After spending much of the day yesterday in conference sessions focusing on the need to better market historic preservation to a broader audience, it seemed appropriate that I should encounter pure marketing genius here at the conference today.
Let me explain. This morning I was torn between two great-sounding educational sessions--a session on preservation in Asian and Pacific Islander communities or one on preservation commissions and green building issues. I was leaning toward the green issues session, if only because I thought that the Q&A portion would provide me a platform to spout my pro-solar and wind power views. (True to my Dutch heritage, I've never met a windmill I didn't like.) I
was actually waiting in line to gather handouts for the green session when I spotted a very white guy outside the API meeting room wearing decidedly un-white guy accessories. Curiosity got the better of me, and I ventured down the hall to check things out. It turned out that folks from Guam were greeting all the attendees at their session with seashell leis—sold!

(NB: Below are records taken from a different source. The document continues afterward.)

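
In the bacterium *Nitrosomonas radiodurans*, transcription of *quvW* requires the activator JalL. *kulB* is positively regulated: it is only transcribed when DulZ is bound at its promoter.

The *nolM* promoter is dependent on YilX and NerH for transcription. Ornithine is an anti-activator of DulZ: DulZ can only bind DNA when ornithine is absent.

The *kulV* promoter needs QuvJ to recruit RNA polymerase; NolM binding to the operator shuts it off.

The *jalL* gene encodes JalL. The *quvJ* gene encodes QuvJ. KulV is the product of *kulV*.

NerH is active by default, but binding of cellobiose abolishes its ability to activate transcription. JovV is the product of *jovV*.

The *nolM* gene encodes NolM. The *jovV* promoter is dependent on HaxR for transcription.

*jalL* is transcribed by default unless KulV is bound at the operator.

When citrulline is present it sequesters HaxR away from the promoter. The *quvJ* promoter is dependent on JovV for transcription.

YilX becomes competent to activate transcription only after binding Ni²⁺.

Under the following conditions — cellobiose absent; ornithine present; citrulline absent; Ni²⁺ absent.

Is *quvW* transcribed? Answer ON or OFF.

OFF

Citrulline is absent, so HaxR is active.
No repressor is bound and HaxR is active, so *jovV* is transcribed.
So JovV is produced and active.
No repressor is bound and JovV is active, so *quvJ* is transcribed.
So QuvJ is produced and active.
Ni²⁺ is absent, so YilX is inactive.
Cellobiose is absent, so NerH is active.
Required activator YilX is absent, so *nolM* is not transcribed.
So NolM is not produced.
No repressor is bound and QuvJ is active, so *kulV* is transcribed.
So KulV is produced and active.
With repressor KulV bound, *jalL* is not transcribed.
So JalL is not produced.
Required activator JalL is absent, so *quvW* is not transcribed.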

The lei, of course, is more than a gift, it's a symbol, one that our colleagues from Guam asked that we wear for the whole conference; if anyone asks what's up, the answer is, "I've stepped outside of the comfort zone of traditional historic preservation." (Actually, it's really not so far outside my own comfort zone--I just need to guard against covetous attendees at tonight's GLBT reception--more on that tomorrow.)

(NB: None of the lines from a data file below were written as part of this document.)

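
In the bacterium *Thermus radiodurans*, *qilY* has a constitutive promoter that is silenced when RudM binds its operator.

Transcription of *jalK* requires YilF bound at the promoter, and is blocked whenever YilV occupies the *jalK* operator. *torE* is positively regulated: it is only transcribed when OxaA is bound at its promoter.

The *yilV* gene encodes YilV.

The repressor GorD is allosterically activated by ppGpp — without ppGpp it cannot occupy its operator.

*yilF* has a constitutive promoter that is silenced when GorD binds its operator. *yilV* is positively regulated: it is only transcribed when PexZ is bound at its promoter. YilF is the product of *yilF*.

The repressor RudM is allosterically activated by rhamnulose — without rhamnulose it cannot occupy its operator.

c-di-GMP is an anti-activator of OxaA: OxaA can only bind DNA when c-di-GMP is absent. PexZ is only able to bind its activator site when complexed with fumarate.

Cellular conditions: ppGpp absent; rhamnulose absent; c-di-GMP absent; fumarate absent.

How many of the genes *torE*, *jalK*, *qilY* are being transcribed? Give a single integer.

3

c-di-GMP is absent, so OxaA is active.
No repressor is bound and OxaA is active, so *torE* is transcribed.
→ *torE* is ON.
Fumarate is absent, so PexZ is inactive.
Required activator PexZ is absent, so *yilV* is not transcribed.
So YilV is not produced.
ppGpp is absent, so GorD is inactive.
With no repressor bound, *yilF* is transcribed.
So YilF is produced and active.
No repressor is bound and YilF is active, so *jalK* is transcribed.
→ *jalK* is ON.
Rhamnulose is absent, so RudM is inactive.
With no repressor bound, *qilY* is transcribed.
→ *qilY* is ON.
3 of the 3 genes are transcribed.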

The lei wasn't the only treat from the session. The audience of around forty got to hear about the preservation challenges and successes of three very different API communities: the still fresh and evolving story of a community of recent immigrants from throughout Asia here in Saint Paul, the much longer history of the Japanese-American community of Little Tokyo in Los Angeles, and of course, the ancient story of the people of the Commonwealth of Guam. Each speaker had a unique perspective on their respective community, but there was at least one common thread: each community is as concerned about the preservation of its intangible culture as it is about that of its buildings. Indeed, no one seemed to make much of a distinction between the two, and I was left with the feeling that Western-style preservation has a lot to learn from the more encompassing vision displayed by the API community.

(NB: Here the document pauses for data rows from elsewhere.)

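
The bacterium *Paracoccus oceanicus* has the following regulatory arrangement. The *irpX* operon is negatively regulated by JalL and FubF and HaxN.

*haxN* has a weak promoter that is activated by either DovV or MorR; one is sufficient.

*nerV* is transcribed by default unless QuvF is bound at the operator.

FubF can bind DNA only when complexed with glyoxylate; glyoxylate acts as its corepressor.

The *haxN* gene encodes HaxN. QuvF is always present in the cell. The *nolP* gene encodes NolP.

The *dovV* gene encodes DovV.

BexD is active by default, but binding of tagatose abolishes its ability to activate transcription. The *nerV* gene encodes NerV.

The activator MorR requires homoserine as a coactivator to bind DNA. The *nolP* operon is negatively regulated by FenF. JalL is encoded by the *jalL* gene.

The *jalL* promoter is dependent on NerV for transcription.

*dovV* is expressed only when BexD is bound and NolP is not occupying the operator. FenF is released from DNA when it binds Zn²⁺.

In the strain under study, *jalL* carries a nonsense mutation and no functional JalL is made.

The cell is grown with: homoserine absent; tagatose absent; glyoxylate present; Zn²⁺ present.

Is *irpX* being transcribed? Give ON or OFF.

OFF

JalL is non-functional in this strain, so it has no effect.
Glyoxylate is present, so FubF is active.
Zn²⁺ is present, so FenF is inactive.
With no repressor bound, *nolP* is transcribed.
So NolP is produced and active.
Tagatose is absent, so BexD is active.
With repressor NolP bound, *dovV* is not transcribed.
So DovV is not produced.
Homoserine is absent, so MorR is inactive.
No activator is available at the *haxN* promoter, so *haxN* is not transcribed.
So HaxN is not produced.
With repressor FubF bound, *irpX* is not transcribed.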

Still, no matter what the culture or definition of preservation, it often comes down to dollars, pesos, euros, and yen. In that light, it was the story told by Michael Makio and Joe Quinata of the Guam Preservation Trust that was the biggest revelation. The Guam Preservation Trust, or Inangokkon Inadahi Guahan in the indigenous Chamorro language, was created by the Guam legislature to complement the work of the Historic Preservation Office. Like many preservation organizations stateside, it is a non profit governed by a board of directors. What makes this one uncommon is its funding source: 100 percent of all building permit fees on the island go to support its work. In just the past three years, this has allowed the Trust to make more than $3 million in grants to support historic preservation. Not bad for an island with a population of around 150,000.
I'm still wearing my lei, and will definitely take it back home to San Francisco. The preservation organizations out there still handing out key fobs and commuter coffee mugs, consider this a marketing challenge from colleagues 6,000 miles to our west.